As you may or may not know, I am a bit of a Twitter fan. I tweet, I twitter, I am a twitterer, I am a twat. I find the 140 character format perfect for disseminating my own warped world view. And thankfully my spoofer Sir Stephen Bubb hasn't yet found his way onto Twitter so I can carry on regardless without fear of lampoonery and reprisals. Although Hector Rule is often skulking around causing trouble, but I digress.
Yesterday, some terribly important social media event - Nerd Fans of Parapluies (NFP) Social Media (#nfpsm) gathered together some of the biggest zealots for social media, those already hopelessly addicted to it, for a gathering that took preaching to the converted to record levels. But I was happy to add my expertise. Remotely of course. I wouldn't want to actually meet any of these people. Surely the advantage of social media is that you don't have to actually physically get together at an event but can do it all from the comfort of your own home or on the bus. Or while tending your strawberries.

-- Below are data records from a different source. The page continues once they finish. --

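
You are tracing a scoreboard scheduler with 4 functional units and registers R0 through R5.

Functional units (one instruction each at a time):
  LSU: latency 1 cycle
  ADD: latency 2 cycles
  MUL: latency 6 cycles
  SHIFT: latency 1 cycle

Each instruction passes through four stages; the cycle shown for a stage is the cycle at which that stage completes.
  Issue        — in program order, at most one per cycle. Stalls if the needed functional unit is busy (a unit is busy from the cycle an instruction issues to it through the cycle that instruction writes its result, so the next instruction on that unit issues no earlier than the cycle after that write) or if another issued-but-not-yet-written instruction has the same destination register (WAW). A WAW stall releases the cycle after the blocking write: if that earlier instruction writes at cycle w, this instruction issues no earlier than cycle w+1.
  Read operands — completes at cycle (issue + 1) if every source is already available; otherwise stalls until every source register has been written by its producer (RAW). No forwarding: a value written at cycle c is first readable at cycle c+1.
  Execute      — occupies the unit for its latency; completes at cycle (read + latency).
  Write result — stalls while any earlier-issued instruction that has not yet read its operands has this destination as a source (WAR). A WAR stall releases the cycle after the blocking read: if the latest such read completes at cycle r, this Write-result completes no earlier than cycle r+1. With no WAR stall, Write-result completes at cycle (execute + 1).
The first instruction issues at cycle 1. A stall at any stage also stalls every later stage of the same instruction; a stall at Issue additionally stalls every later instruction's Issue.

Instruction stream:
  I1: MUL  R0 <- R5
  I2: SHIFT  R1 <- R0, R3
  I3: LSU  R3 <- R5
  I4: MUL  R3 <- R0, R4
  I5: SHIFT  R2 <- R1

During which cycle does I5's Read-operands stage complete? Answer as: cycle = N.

c1: issue I1 (MUL)
c2: I1 read-ops, issue I2 (SHIFT)
c3: issue I3 (LSU)
c4: I3 read-ops
c5: I3 finished on LSU
c8: I1 finished on MUL
c9: I1→R0
c10: I2 read-ops
c11: I2 finished on SHIFT, I3→R3
c12: I2→R1, issue I4 (MUL)
c13: I4 read-ops, issue I5 (SHIFT)
c14: I5 read-ops
c15: I5 finished on SHIFT
c16: I5→R2
c19: I4 finished on MUL
c20: I4→R3

cycle = 14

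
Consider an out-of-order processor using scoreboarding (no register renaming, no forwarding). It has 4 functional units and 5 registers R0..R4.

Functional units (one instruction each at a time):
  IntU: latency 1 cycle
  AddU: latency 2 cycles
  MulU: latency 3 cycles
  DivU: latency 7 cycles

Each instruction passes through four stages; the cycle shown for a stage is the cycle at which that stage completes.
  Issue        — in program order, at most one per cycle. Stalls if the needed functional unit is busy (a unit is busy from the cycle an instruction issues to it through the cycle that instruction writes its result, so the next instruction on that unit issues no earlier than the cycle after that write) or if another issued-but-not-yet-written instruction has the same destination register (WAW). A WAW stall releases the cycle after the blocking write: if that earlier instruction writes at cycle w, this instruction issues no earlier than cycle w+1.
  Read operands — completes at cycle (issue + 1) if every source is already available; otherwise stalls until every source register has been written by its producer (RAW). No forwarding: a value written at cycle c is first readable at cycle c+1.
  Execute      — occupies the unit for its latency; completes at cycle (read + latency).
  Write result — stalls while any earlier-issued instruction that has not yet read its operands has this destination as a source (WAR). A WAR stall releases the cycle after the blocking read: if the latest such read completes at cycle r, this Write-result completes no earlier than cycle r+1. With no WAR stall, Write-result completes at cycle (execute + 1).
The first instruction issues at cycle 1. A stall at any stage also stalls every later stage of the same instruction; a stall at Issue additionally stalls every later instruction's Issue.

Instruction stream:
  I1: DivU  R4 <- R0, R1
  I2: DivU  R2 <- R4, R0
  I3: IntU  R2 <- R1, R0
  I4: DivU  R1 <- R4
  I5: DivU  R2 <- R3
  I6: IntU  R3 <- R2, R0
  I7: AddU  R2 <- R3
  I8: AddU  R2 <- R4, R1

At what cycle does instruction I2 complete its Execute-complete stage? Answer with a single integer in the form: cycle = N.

I1: IS=1 RO=2 EX=9 WR=10
I2: IS=11 RO=12 EX=19 WR=20  [struct: DivU busy until I1 writes@10]
I3: IS=21 RO=22 EX=23 WR=24  [WAW R2: wait I2 write@20]
I4: IS=22 RO=23 EX=30 WR=31
I5: IS=32 RO=33 EX=40 WR=41  [struct: DivU busy until I4 writes@31]
I6: IS=33 RO=42 EX=43 WR=44  [RAW R2: wait I5 write@41]
I7: IS=42 RO=45 EX=47 WR=48  [WAW R2: wait I5 write@41; RAW R3: wait I6 write@44]
I8: IS=49 RO=50 EX=52 WR=53  [struct: AddU busy until I7 writes@48]

cycle = 19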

Amidst offers of tupperware to store my couscous in from the guru's guru Nick Hoover (@robmydyson) (who may or may not be me) I was asked by Jennie Sparrow (@nickiewren) to compile my list of top 10 Twitter tips to share with delegates. 5 minutes later I had dashed them off. I now reproduce them here for those of you who like to have a twot from time to time. I hope a social media great like Halifax Loch (@howardlake) will find them useful next time he does a presentation.
1) Engage with people even if you suspect they might be a bit weird in real life
2) Be careful how you type hashtags as a mistake could completely change the meaning of something #nfpms
3) Don't start a top 10 list you may struggle to finish
4) Take every opportunity to make The Codfather joke when #fishfilms inevitably rolls by. Again
5) Don't bombard followers with top 10 lists
6) Don't go to tweet ups. These people may seem OK online but in real life...sheeesh
7) Competition is not a disease..oh hang on...that's not a Twitter tip but a mantra from MY report on the NHS
7) Fawn after celebrities then get annoyed if they don't respond to your tweet out of the million they get
8) Heed #coleslaw (named after respected journalist @MrHarryCole) "If you can't say it in 140 don't bother" even if it means cutting tw
9) Mind your fucking language
10) RT as many of the tips in top 10 Twitter tips lists as possible. Or else
11) Learn to count to 140 (and 10)
12) Don't dash off top 10 Twitter tips lists in 5 minutes
PS Social media/geography quiz question. Use Google to give me the names of the 6 Great Lakes.